DENVER, Colo. -- Authorities in Denver have identified a suspect in a 30-year-old cold case murder using DNA, according to the Denver District Attorney's Office statement.

Officials there announced Monday they believe Daniel Fellovetr, a convicted rapist who died in a Colorado prison in 2006, sexually assaulted and killed 16-year-old Tracey Wooden, who was found strangled to death in a Denver alley on Aug. 12, 1985.

The Denver teen had been seen alive just 90 minutes earlier, around 6 a.m. that day, leaving a local hospital where she was treated for injuries to her legs after an unrelated motorcycle accident, according to the statement.
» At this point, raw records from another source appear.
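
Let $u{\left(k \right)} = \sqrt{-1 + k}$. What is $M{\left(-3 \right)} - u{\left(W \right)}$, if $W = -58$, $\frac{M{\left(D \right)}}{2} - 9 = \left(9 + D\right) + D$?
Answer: $24 - i \sqrt{59} \approx 24.0 - 7.6811 i$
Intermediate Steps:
$M{\left(D \right)} = 36 + 4 D$ ($M{\left(D \right)} = 18 + 2 \left(\left(9 + D\right) + D\right) = 18 + 2 \left(9 + 2 D\right) = 18 + \left(18 + 4 D\right) = 36 + 4 D$)
$M{\left(-3 \right)} - u{\left(W \right)} = \left(36 + 4 \left(-3\right)\right) - \sqrt{-1 - 58} = \left(36 - 12\right) - \sqrt{-59} = 24 - i \sqrt{59}$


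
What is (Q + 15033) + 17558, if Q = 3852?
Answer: 36443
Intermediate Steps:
(Q + 15033) + 17558 = (3852 + 15033) + 17558 = 18885 + 17558 = 36443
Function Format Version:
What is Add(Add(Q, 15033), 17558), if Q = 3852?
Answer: 36443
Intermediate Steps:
Add(Add(Q, 15033), 17558) = Add(Add(3852, 15033), 17558) = Add(18885, 17558) = 36443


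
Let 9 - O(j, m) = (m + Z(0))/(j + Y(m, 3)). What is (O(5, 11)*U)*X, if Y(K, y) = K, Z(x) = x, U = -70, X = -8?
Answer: 4655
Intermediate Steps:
O(j, m) = 9 - m/(j + m) (O(j, m) = 9 - (m + 0)/(j + m) = 9 - m/(j + m))
(O(5, 11)*U)*X = (((8*11 + 9*5)/(5 + 11))*(-70))*(-8) = (((88 + 45)/16)*(-70))*(-8) = (((1/16)*133)*(-70))*(-8) = ((133/16)*(-70))*(-8) = -4655/8*(-8) = 4655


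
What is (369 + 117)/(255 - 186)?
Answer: 162/23 ≈ 7.0435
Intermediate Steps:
(369 + 117)/(255 - 186) = 486/69 = 486*(1/69) = 162/23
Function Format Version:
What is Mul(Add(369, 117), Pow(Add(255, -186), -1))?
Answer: Rational(162, 23) ≈ 7.0435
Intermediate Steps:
Mul(Add(369, 117), Pow(Add(255, -186), -1)) = Mul(486, Pow(69, -1)) = Mul(486, Rational(1, 69)) = Rational(162, 23)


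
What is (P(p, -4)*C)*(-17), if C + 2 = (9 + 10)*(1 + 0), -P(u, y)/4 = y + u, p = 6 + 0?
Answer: 2312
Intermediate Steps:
p = 6
P(u, y) = -4*u - 4*y (P(u, y) = -4*(y + u) = -4*(u + y) = -4*u - 4*y)
C = 17 (C = -2 + (9 + 10)*(1 + 0) = -2 + 19*1 = -2 + 19 = 17)
(P(p, -4)*C)*(-17) = ((-4*6 - 4*(-4))*17)*(-17) = ((-24 + 16)*17)*(-17) = -8*17*(-17) = -136*(-17) = 2312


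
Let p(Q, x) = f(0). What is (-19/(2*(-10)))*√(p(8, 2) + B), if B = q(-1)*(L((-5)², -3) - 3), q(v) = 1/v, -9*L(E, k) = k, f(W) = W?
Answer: 19*√6/30 ≈ 1.5513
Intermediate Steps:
L(E, k) = -k/9
p(Q, x) = 0
B = 8/3 (B = (-⅑*(-3) - 3)/(-1) = -(⅓ - 3) = -1*(-8/3) = 8/3 ≈ 2.6667)
(-19/(2*(-10)))*√(p(8, 2) + B) = (-19/(2*(-10)))*√(0 + 8/3) = (-19/(-20))*√(8/3) = (-19*(-1/20))*(2*√6/3) = 19*(2*√6/3)/20 = 19*√6/30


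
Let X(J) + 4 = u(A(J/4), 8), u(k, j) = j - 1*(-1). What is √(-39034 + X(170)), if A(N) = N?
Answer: I*√39029 ≈ 197.56*I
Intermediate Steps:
u(k, j) = 1 + j (u(k, j) = j + 1 = 1 + j)
X(J) = 5 (X(J) = -4 + (1 + 8) = -4 + 9 = 5)
√(-39034 + X(170)) = √(-39034 + 5) = √(-39029) = I*√39029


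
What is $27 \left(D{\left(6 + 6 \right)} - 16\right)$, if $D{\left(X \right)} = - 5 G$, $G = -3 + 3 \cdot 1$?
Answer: $-432$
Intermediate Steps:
$G = 0$ ($G = -3 + 3 = 0$)
$D{\left(X \right)} = 0$ ($D{\left(X \right)} = \left(-5\right) 0 = 0$)
$27 \left(D{\left(6 + 6 \right)} - 16\right) = 27 \left(0 - 16\right) = 27 \left(-16\right) = -432$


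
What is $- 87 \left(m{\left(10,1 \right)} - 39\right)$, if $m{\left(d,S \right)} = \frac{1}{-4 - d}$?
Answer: $\frac{47589}{14} \approx 3399.2$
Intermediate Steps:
$- 87 \left(m{\left(10,1 \right)} - 39\right) = - 87 \left(- \frac{1}{4 + 10} - 39\right) = - 87 \left(- \frac{1}{14} - 39\right) = \left(-87\right) \left(- \frac{547}{14}\right) = \frac{47589}{14}$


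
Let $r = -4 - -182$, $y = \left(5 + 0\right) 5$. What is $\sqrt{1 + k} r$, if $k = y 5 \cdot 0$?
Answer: $178$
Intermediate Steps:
$y = 25$ ($y = 5 \cdot 5 = 25$)
$r = 178$ ($r = -4 + 182 = 178$)
$k = 0$ ($k = 25 \cdot 5 \cdot 0 = 125 \cdot 0 = 0$)
$\sqrt{1 + k} r = \sqrt{1 + 0} \cdot 178 = \sqrt{1} \cdot 178 = 1 \cdot 178 = 178$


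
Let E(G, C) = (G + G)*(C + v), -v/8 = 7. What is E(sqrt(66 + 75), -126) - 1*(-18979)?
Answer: 18979 - 364*sqrt(141) ≈ 14657.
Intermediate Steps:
v = -56 (v = -8*7 = -56)
E(G, C) = 2*G*(-56 + C) (E(G, C) = (G + G)*(C - 56) = (2*G)*(-56 + C) = 2*G*(-56 + C))
E(sqrt(66 + 75), -126) - 1*(-18979) = 2*sqrt(66 + 75)*(-56 - 126) - 1*(-18979) = 2*sqrt(141)*(-182) + 18979 = -364*sqrt(141) + 18979 = 18979 - 364*sqrt(141)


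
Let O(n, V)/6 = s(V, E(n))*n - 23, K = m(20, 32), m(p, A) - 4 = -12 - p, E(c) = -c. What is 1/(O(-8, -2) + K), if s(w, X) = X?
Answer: -1/550 ≈ -0.0018182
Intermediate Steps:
m(p, A) = -8 - p (m(p, A) = 4 + (-12 - p) = -8 - p)
K = -28 (K = -8 - 1*20 = -8 - 20 = -28)
O(n, V) = -138 - 6*n² (O(n, V) = 6*((-n)*n - 23) = 6*(-n² - 23) = 6*(-23 - n²) = -138 - 6*n²)
1/(O(-8, -2) + K) = 1/((-138 - 6*(-8)²) - 28) = 1/((-138 - 6*64) - 28) = 1/((-138 - 384) - 28) = 1/(-522 - 28) = 1/(-550) = -1/550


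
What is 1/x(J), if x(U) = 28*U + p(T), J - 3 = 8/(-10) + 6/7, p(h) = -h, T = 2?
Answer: 5/418 ≈ 0.011962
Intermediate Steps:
J = 107/35 (J = 3 + (8/(-10) + 6/7) = 3 + (8*(-⅒) + 6*(⅐)) = 3 + (-⅘ + 6/7) = 3 + 2/35 = 107/35 ≈ 3.0571)
x(U) = -2 + 28*U (x(U) = 28*U - 1*2 = 28*U - 2 = -2 + 28*U)
1/x(J) = 1/(-2 + 28*(107/35)) = 1/(-2 + 428/5) = 1/(418/5) = 5/418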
Officials believe Fellovetr didn't know the victim, Denver Police Department spokesman Sonny Jackson told 48 Hours' Crimesider.

The investigation into Wooden's murder languished in part because some of the physical evidence from the crime scene had been shipped to a private lab in California after the murder, and investigators from Denver's cold case team ran into roadblocks trying to recover it, Lynn Kimbrough, a spokeswoman for the Denver District Attorney's office, told Crimesider.

In February of this year, investigators were able to recover the evidence, Jackson said.

Kimbrough said they were also able to extract DNA from biological material found on the victim's clothing and evidence swabs from the victim. When they uploaded the DNA to the CODIS database -- the FBI's Combined DNA Index System -- it matched Fellovetr.

Fellovetr and a co-defendant were convicted in an attack on another woman that happened just two months after Wooden's murder in 1985, officials say. Fellovetr and the second man were apprehended as they sexually assaulted the woman just north of downtown Denver, Jackson said.

The victim in that case survived, Jackson said. Like in Wooden's case, he said Fellovetr didn't know his victim. Fellovetr was convicted and sentenced to prison, and he died in prison at age 48. The co-defendant has also since died.t.

Kimbrough says that her office won't pursue charges because Fellovetr is dead, but said "there's no question" he committed the crime.

Wooden's family has been notified, according to the district attorney's statement.

"They appreciated the fact that Wooden's murderer is now known and that he was only free for two months before being arrested and then dying in prison," the statement read.